In his bid to maximise the power generated from his roof, Allan had spent $24,000 on a 2.4 kilowatt system of 14 panels, rendering him ineligible for the subsidy.
Allan says the two-kilowatt cap means only "toy-sized" systems are recognised making it clear the Government is not serious about the subsidy being effective. He says the cap needs to be lifted to 10 kilowatts and the subsidy made available to all solar producers including farmers and businesses.
So far Allan has removed four panels to bring his system under the Government's proposed cap. If the Government does not lift the cap, Allan says he will smash panels on the steps of Parliament House as a protest.
"We're feeling so frustrated by state and federal half-heartedness on solar. So to symbolise the destruction of the industry we may go and destroy panels that are no longer any use," he said.

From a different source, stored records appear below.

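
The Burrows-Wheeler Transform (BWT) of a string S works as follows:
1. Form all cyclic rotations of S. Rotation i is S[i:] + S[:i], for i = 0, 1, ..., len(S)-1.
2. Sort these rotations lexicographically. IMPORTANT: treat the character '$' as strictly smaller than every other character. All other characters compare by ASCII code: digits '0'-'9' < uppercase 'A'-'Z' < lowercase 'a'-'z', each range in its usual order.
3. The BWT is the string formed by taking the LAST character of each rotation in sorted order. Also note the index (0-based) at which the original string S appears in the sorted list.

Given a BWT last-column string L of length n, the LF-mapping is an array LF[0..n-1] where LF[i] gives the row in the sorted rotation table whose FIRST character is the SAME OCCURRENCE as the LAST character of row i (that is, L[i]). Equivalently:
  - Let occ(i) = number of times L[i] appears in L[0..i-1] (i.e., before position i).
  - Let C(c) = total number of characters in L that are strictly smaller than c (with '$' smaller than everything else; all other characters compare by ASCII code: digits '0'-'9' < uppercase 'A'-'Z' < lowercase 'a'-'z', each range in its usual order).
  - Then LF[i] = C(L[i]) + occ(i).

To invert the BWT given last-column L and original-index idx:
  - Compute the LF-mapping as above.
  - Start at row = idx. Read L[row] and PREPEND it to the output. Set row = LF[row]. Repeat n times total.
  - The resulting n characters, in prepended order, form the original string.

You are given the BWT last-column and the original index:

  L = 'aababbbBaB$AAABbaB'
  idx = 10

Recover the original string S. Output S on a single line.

LF mapping: 8 9 13 10 14 15 16 4 11 5 0 1 2 3 6 17 12 7
Walk LF starting at row 10, prepending L[row]:
  step 1: row=10, L[10]='$', prepend. Next row=LF[10]=0
  step 2: row=0, L[0]='a', prepend. Next row=LF[0]=8
  step 3: row=8, L[8]='a', prepend. Next row=LF[8]=11
  step 4: row=11, L[11]='A', prepend. Next row=LF[11]=1
  step 5: row=1, L[1]='a', prepend. Next row=LF[1]=9
  step 6: row=9, L[9]='B', prepend. Next row=LF[9]=5
  step 7: row=5, L[5]='b', prepend. Next row=LF[5]=15
  step 8: row=15, L[15]='b', prepend. Next row=LF[15]=17
  step 9: row=17, L[17]='B', prepend. Next row=LF[17]=7
  step 10: row=7, L[7]='B', prepend. Next row=LF[7]=4
  step 11: row=4, L[4]='b', prepend. Next row=LF[4]=14
  step 12: row=14, L[14]='B', prepend. Next row=LF[14]=6
  step 13: row=6, L[6]='b', prepend. Next row=LF[6]=16
  step 14: row=16, L[16]='a', prepend. Next row=LF[16]=12
  step 15: row=12, L[12]='A', prepend. Next row=LF[12]=2
  step 16: row=2, L[2]='b', prepend. Next row=LF[2]=13
  step 17: row=13, L[13]='A', prepend. Next row=LF[13]=3
  step 18: row=3, L[3]='a', prepend. Next row=LF[3]=10
Reversed output: aAbAabBbBBbbBaAaa$

Answer: aAbAabBbBBbbBaAaa$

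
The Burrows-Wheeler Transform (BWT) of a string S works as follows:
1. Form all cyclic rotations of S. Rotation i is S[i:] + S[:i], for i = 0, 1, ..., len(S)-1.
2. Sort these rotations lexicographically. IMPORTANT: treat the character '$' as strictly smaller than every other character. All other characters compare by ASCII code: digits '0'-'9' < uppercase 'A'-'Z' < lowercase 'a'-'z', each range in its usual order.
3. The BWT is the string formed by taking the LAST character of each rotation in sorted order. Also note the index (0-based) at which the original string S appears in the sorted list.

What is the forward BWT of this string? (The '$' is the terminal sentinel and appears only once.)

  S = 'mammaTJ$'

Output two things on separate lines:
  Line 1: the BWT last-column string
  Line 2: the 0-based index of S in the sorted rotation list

All 8 rotations (rotation i = S[i:]+S[:i]):
  rot[0] = mammaTJ$
  rot[1] = ammaTJ$m
  rot[2] = mmaTJ$ma
  rot[3] = maTJ$mam
  rot[4] = aTJ$mamm
  rot[5] = TJ$mamma
  rot[6] = J$mammaT
  rot[7] = $mammaTJ
Sorted (with $ < everything):
  sorted[0] = $mammaTJ  (last char: 'J')
  sorted[1] = J$mammaT  (last char: 'T')
  sorted[2] = TJ$mamma  (last char: 'a')
  sorted[3] = aTJ$mamm  (last char: 'm')
  sorted[4] = ammaTJ$m  (last char: 'm')
  sorted[5] = maTJ$mam  (last char: 'm')
  sorted[6] = mammaTJ$  (last char: '$')
  sorted[7] = mmaTJ$ma  (last char: 'a')
Last column: JTammm$a
Original string S is at sorted index 6

Answer: JTammm$a
6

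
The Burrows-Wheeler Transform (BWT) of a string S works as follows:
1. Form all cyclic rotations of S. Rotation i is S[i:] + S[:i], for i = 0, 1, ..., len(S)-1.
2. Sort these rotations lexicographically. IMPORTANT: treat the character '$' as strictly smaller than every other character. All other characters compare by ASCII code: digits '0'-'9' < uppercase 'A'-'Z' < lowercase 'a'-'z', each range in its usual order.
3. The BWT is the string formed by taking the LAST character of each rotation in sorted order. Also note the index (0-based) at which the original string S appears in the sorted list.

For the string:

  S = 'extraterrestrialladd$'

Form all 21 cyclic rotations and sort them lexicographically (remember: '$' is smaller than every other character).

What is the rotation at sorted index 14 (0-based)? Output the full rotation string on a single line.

Answer: rialladd$extraterrest

Derivation:
All 21 rotations (rotation i = S[i:]+S[:i]):
  rot[0] = extraterrestrialladd$
  rot[1] = xtraterrestrialladd$e
  rot[2] = traterrestrialladd$ex
  rot[3] = raterrestrialladd$ext
  rot[4] = aterrestrialladd$extr
  rot[5] = terrestrialladd$extra
  rot[6] = errestrialladd$extrat
  rot[7] = rrestrialladd$extrate
  rot[8] = restrialladd$extrater
  rot[9] = estrialladd$extraterr
  rot[10] = strialladd$extraterre
  rot[11] = trialladd$extraterres
  rot[12] = rialladd$extraterrest
  rot[13] = ialladd$extraterrestr
  rot[14] = alladd$extraterrestri
  rot[15] = lladd$extraterrestria
  rot[16] = ladd$extraterrestrial
  rot[17] = add$extraterrestriall
  rot[18] = dd$extraterrestrialla
  rot[19] = d$extraterrestriallad
  rot[20] = $extraterrestrialladd
Sorted (with $ < everything):
  sorted[0] = $extraterrestrialladd
  sorted[1] = add$extraterrestriall
  sorted[2] = alladd$extraterrestri
  sorted[3] = aterrestrialladd$extr
  sorted[4] = d$extraterrestriallad
  sorted[5] = dd$extraterrestrialla
  sorted[6] = errestrialladd$extrat
  sorted[7] = estrialladd$extraterr
  sorted[8] = extraterrestrialladd$
  sorted[9] = ialladd$extraterrestr
  sorted[10] = ladd$extraterrestrial
  sorted[11] = lladd$extraterrestria
  sorted[12] = raterrestrialladd$ext
  sorted[13] = restrialladd$extrater
  sorted[14] = rialladd$extraterrest
  sorted[15] = rrestrialladd$extrate
  sorted[16] = strialladd$extraterre
  sorted[17] = terrestrialladd$extra
  sorted[18] = traterrestrialladd$ex
  sorted[19] = trialladd$extraterres
  sorted[20] = xtraterrestrialladd$e
sorted[14] = rialladd$extraterrest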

Environment groups and the Government's own Department of Sustainability had pushed for a German-style subsidy known as a gross feed-in tariff.
The Government rejected the model, declaring it unfair to lower incomes without solar, and claiming it would add $100 to all household power bills. However, The Age revealed this week confidential advice from senior Government officers that the real cost was just $7.
Mr Allan is also angry about the Rudd Government's proposed Carbon Pollution Reduction Scheme. Last month the Government announced it would replace John Howard's $8000 solar rebate with a scheme that allowed those with solar panels to claim solar credits.
But Mr Allan was stunned to discover his carbon-cutting efforts would be cancelled out by the fact that his credits could be claimed by power retailers under their own carbon reduction obligations. The effect, agree experts, is that household solar panels will make no real contribution in carbon emissions. "How would be anyone be motivated to do this knowing their action would not be reducing the amount of renewable energy generated overall?"
A spokeswoman for Climate Change Minister Penny Wong would not directly respond when asked if the Government would consider amending the carbon reduction policies to account for household action.
"Everyone has to do their bit to reduce carbon pollution — from big business to households — no one gets a free ride," she said.